Another practical implication from the current study relates to findings of sex differences. Rescorla, Achenbach, Ivanova, et al. (2007) concluded that the consistency of sex differences in ratings provides support for the practice of using separate normative data for boys and girls. We would argue the opposite. Of course, a primary issue in the debate about using separate- or combined-sex norms is the purpose for which the rating information was obtained. If the purpose is to screen or identify children for targeted intervention, it seems likely that school psychologists would want the children who are highest on the behavior in question, regardless of sex. Using separate sex norms could result in the selection of a set of boys with the highest scores and a set of girls with the highest scores, even though some boys not selected could have higher raw scores than girls who were selected. Consequently, when differences in ratings between boys and girls appear to be real and the goal is intervention, we suggest the use of combined-sex norms.
In spite of the relevance of the findings, this research is not without limitations. A primary shortcoming is that the data consist entirely of teacher ratings, and some studies have found differences between teacher ratings and actual observations of behavior (Puig et al., 1999; Weisz et al., 1995). Moreover, best practices in assessment call for information from multiple informants who observe the child in different contexts. At the same time, teachers clearly have an important perspective on child behavior (Lambert et al., 1996).
Another limitation is that the current study investigated mean differences in teacher ratings of children’s behavior only in Anguilla, a small Caribbean Island, and the USA. However, as Oakland and Jimerson (2007) point out, school psychology, as an international profession, will benefit from extending beyond its traditional, Western influences, and international research is one way for this expansion to take place. At the same time, few school psychologists have the time or resources to engage in research (Merrell, Ervin, & Gimpel, 2006). One solution is the establishment of collaborations between researchers in school psychology and school psychologists living and working in areas where the profession is emerging (Oakland & Jimerson).
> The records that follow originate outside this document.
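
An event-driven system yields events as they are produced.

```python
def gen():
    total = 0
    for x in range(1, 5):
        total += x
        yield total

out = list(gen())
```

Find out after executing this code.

Step 1: Generator accumulates running sum:
  x=1: total = 1, yield 1
  x=2: total = 3, yield 3
  x=3: total = 6, yield 6
  x=4: total = 10, yield 10
Therefore out = [1, 3, 6, 10].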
Such partnerships will generate empirically-based findings that, when taken together, enhance our knowledge of children worldwide.
Thus, we conceptualize our findings as adding evidence to the hypothesis that international or cross-cultural assessment of behavioral and emotional problems among children is likely reflective of real similarities, rather than similarities due to instrument artifacts or cultural variation. Although, future research should continue to explore the epidemiology and measurement of constructs such as school problems, adaptive skills, externalizing problems, and internalizing problems with children internationally, the evidence to date suggests that school psychologists focus on the similarities of behavior problems and competencies among children versus potential differences due to culture.